Fulgence Kayishema, who is accused of having a significant role in the genocide in Rwanda and was apprehended last month after 22 years on the run in Cape Town, will apply for asylum in South Africa, according to a statement made by his attorney on Tuesday.
“My instructions are to apply for asylum in the republic of South Africa”, Juan Smuts shared at the end of a court hearing in Cape Town.
His client “fears for his life if he is extradited,” he explained.
The request for asylum is likely to delay Kayishema’s trial in South Africa, where he faces numerous charges relating to his illegal stay in South Africa, and will “suspend his extradition”, the lawyer added.
Until his arrest on 24 may, the 62-year-old Rwandan was one of the last four fugitives wanted for their role in the 1994 genocide of 800,000 Rwandans, many of them Tutsi, by Hutu extremists.
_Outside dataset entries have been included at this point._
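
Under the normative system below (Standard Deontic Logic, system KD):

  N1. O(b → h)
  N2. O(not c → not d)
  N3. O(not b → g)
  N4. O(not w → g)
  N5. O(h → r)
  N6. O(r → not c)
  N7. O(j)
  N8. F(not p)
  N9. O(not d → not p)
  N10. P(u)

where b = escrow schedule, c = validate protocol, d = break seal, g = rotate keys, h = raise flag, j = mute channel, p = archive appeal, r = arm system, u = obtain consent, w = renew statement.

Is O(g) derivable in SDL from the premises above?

Premise 8, F(not p), is equivalent to O(p).
The contrapositive of premise 9 (O(not d → not p)) is O(p → d), and O(p) is already established, so O(d).
Premise 2 is O(not c → not d); contrapositively O(d → c). Since O(d) holds, K gives O(c).
Premise 6, O(r → not c), contraposes to O(c → not r); with O(c) we get O(not r).
Premise 5 is O(h → r); contrapositively O(not r → not h). Since O(not r) holds, K gives O(not h).
Premise 1, O(b → h), contraposes to O(not h → not b); with O(not h) we get O(not b).
From O(not b) and premise 3, O(not b → g), we obtain O(g).
Premises 4, 7, 10 do not contribute to this derivation.
So O(g) follows.

Yes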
A stocky, balding man with round eyes behind thin glasses, the sixty-year-old had admitted to being the man wanted by international justice. A master at assuming false identities, according to investigators, he was most recently using the name Donatien Nibashumba.
It is still unclear how he came to be on the run, but according to the South African prosecutor’s office, he started a family and, using an assumed name and claiming to be Burundian, applied first for asylum in 2000 and then for refugee status in 2004.